Pasquali, as beneficiary of the insurance policy, was free to determine how much of the insurance settlement to apply to the indebtedness remaining on the Note and how much to give to the Pages. The Deed of Trust, dated August 10, 1994, states in paragraph two:
To protect the security of this Deed of Trust, Grantor Agrees: . . . To provide, maintain and deliver to Beneficiary [Pasquali] fire insurance satisfactory to and with loss payable to Beneficiary. The amount collected under any fire or other insurance policy may be applied by Beneficiary upon any indebtedness secured hereby and in such order as Beneficiary may determine, or at option of Beneficiary the entire amount so collected or any part thereof may be released to Grantor. Such application or release shall not cure or waive any default or notice of default hereunder or invalidate any act done pursuant to such notice. (Emphasis added). Pasquali gave $8,000 of the insurance settlement to the Pages and gave the Payment (the remaining $21,432.03) to the escrow holder, Rupe, to be applied to the Note. The Note permits prepayments, as it refers to "permitted prepayments." The Note also provides: "Unless otherwise specified hereinabove; each payment shall be credited first on interest then due and the remainder on principal, and interest shall thereupon cease upon the principal so credited." (Emphasis added). Rupe applied the Payment to the interest then due on the Note, $201.80, and applied the remainder of the Payment, $21,228.32, to the principal debt. There was no evidence of an agreement to treat the insurance proceeds any differently than the plain language of the Note and Deed of Trust instructed, and Pasquali and Rupe acted within the terms of the agreement.
The Pages argue that the Payment, after being applied to pay the interest then due, should have been credited to fifty-eight future monthly payments on the Note. The loan documents do not support this interpretation. Monthly payments consist of both interest and principal. The payment provision of the Note provides that each payment is to be credited first on interest then due and the remainder is to be applied to principal. When the Payment was made, only $201.80 in interest was then due. The remainder of the Payment, $21,228.32, therefore, had to be applied to principal, which is what Rupe did by applying $21,228.32 to the principal debt balance.
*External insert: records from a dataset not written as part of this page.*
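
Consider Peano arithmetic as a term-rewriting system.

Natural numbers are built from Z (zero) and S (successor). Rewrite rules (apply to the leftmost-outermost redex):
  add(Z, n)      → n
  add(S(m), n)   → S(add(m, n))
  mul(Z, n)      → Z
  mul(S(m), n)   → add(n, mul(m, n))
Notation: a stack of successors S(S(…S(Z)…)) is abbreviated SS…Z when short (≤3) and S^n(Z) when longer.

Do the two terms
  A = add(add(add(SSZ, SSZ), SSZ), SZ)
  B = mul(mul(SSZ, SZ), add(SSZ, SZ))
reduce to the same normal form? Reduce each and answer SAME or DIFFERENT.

Answer: DIFFERENT — A ⇓ S^7(Z), B ⇓ S^6(Z)

Reduction:
Term A:
  start: add(add(add(SSZ, SSZ), SSZ), SZ)
  →1  add(add(S(add(SZ, SSZ)), SSZ), SZ)
  →2  add(S(add(add(SZ, SSZ), SSZ)), SZ)
  →3  S(add(add(add(SZ, SSZ), SSZ), SZ))
  →4  S(add(add(S(add(Z, SSZ)), SSZ), SZ))
  →5  S(add(S(add(add(Z, SSZ), SSZ)), SZ))
  →6  S(S(add(add(add(Z, SSZ), SSZ), SZ)))
  →7  S(S(add(add(SSZ, SSZ), SZ)))
  →8  S(S(add(S(add(SZ, SSZ)), SZ)))
  →9  S(S(S(add(add(SZ, SSZ), SZ))))
  →10  S(S(S(add(S(add(Z, SSZ)), SZ))))
  →11  S(S(S(S(add(add(Z, SSZ), SZ)))))
  →12  S(S(S(S(add(SSZ, SZ)))))
  →13  S(S(S(S(S(add(SZ, SZ))))))
  →14  S(S(S(S(S(S(add(Z, SZ)))))))
  →15  S^7(Z)

Term B:
  start: mul(mul(SSZ, SZ), add(SSZ, SZ))
  →1  mul(add(SZ, mul(SZ, SZ)), add(SSZ, SZ))
  →2  mul(S(add(Z, mul(SZ, SZ))), add(SSZ, SZ))
  →3  add(add(SSZ, SZ), mul(add(Z, mul(SZ, SZ)), add(SSZ, SZ)))
  →4  add(S(add(SZ, SZ)), mul(add(Z, mul(SZ, SZ)), add(SSZ, SZ)))
  →5  S(add(add(SZ, SZ), mul(add(Z, mul(SZ, SZ)), add(SSZ, SZ))))
  →6  S(add(S(add(Z, SZ)), mul(add(Z, mul(SZ, SZ)), add(SSZ, SZ))))
  →7  S(S(add(add(Z, SZ), mul(add(Z, mul(SZ, SZ)), add(SSZ, SZ)))))
  →8  S(S(add(SZ, mul(add(Z, mul(SZ, SZ)), add(SSZ, SZ)))))
  →9  S(S(S(add(Z, mul(add(Z, mul(SZ, SZ)), add(SSZ, SZ))))))
  →10  S(S(S(mul(add(Z, mul(SZ, SZ)), add(SSZ, SZ)))))
  →11  S(S(S(mul(mul(SZ, SZ), add(SSZ, SZ)))))
  →12  S(S(S(mul(add(SZ, mul(Z, SZ)), add(SSZ, SZ)))))
  →13  S(S(S(mul(S(add(Z, mul(Z, SZ))), add(SSZ, SZ)))))
  →14  S(S(S(add(add(SSZ, SZ), mul(add(Z, mul(Z, SZ)), add(SSZ, SZ))))))
  →15  S(S(S(add(S(add(SZ, SZ)), mul(add(Z, mul(Z, SZ)), add(SSZ, SZ))))))
  →16  S(S(S(S(add(add(SZ, SZ), mul(add(Z, mul(Z, SZ)), add(SSZ, SZ)))))))
  →17  S(S(S(S(add(S(add(Z, SZ)), mul(add(Z, mul(Z, SZ)), add(SSZ, SZ)))))))
  →18  S(S(S(S(S(add(add(Z, SZ), mul(add(Z, mul(Z, SZ)), add(SSZ, SZ))))))))
  →19  S(S(S(S(S(add(SZ, mul(add(Z, mul(Z, SZ)), add(SSZ, SZ))))))))
  →20  S(S(S(S(S(S(add(Z, mul(add(Z, mul(Z, SZ)), add(SSZ, SZ)))))))))
  →21  S(S(S(S(S(S(mul(add(Z, mul(Z, SZ)), add(SSZ, SZ))))))))
  →22  S(S(S(S(S(S(mul(mul(Z, SZ), add(SSZ, SZ))))))))
  →23  S(S(S(S(S(S(mul(Z, add(SSZ, SZ))))))))
  →24  S^6(Z)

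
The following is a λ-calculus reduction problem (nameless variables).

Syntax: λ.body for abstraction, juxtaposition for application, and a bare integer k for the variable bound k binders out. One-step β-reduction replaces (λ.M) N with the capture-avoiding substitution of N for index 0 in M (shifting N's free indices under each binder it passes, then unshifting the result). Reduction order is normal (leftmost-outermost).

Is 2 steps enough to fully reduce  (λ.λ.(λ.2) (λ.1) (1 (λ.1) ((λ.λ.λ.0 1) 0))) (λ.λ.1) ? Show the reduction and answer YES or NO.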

Had Rupe instead credited $21,228.32 to future monthly payments, as the Pages argue should have been done, then the remainder would have been applied to both principal and interest, which conflicts with the terms of the Note.
Furthermore, even if we were to accept the Pages' argument, the Pages would still be in default. The failure to make monthly payments is only one of three grounds upon which the district court found the Pages were in default. The district court found that the Pages were also in default for failing to pay taxes and for failing to maintain insurance, but the Pages did not appeal these alternate grounds for summary judgment.
B. Respondents are awarded attorney fees on appeal.
Respondents request attorney fees pursuant to I.C. §§ 12-117, 12-121 and 12-123. Attorney fees pursuant to I.C. § 12-121 are "appropriate when this Court is left with an abiding belief that the appeal has been brought or defended frivolously, unreasonably, or without foundation." Karlson v. Harris, 140 Idaho 561, 571, 97 P.3d 428, 438 (2004). Since the Pages failed to argue that the alternative grounds for summary judgment were in error, we award attorney fees to Respondents pursuant to I.C. § 12-121. See Andersen v. Professional Escrow Services, Inc., 141 Idaho 743, 746, 118 P.3d 75, 78 (2005) (awarding attorney fees pursuant to I.C. § 12-121 where appellants "failed to argue that the alternative grounds for granting the summary judgment were in error").
The summary judgment is upheld. Attorney fees and costs to respondents.
Chief Justice EISMANN and Justices J. JONES, W. JONES and HORTON, CONCUR.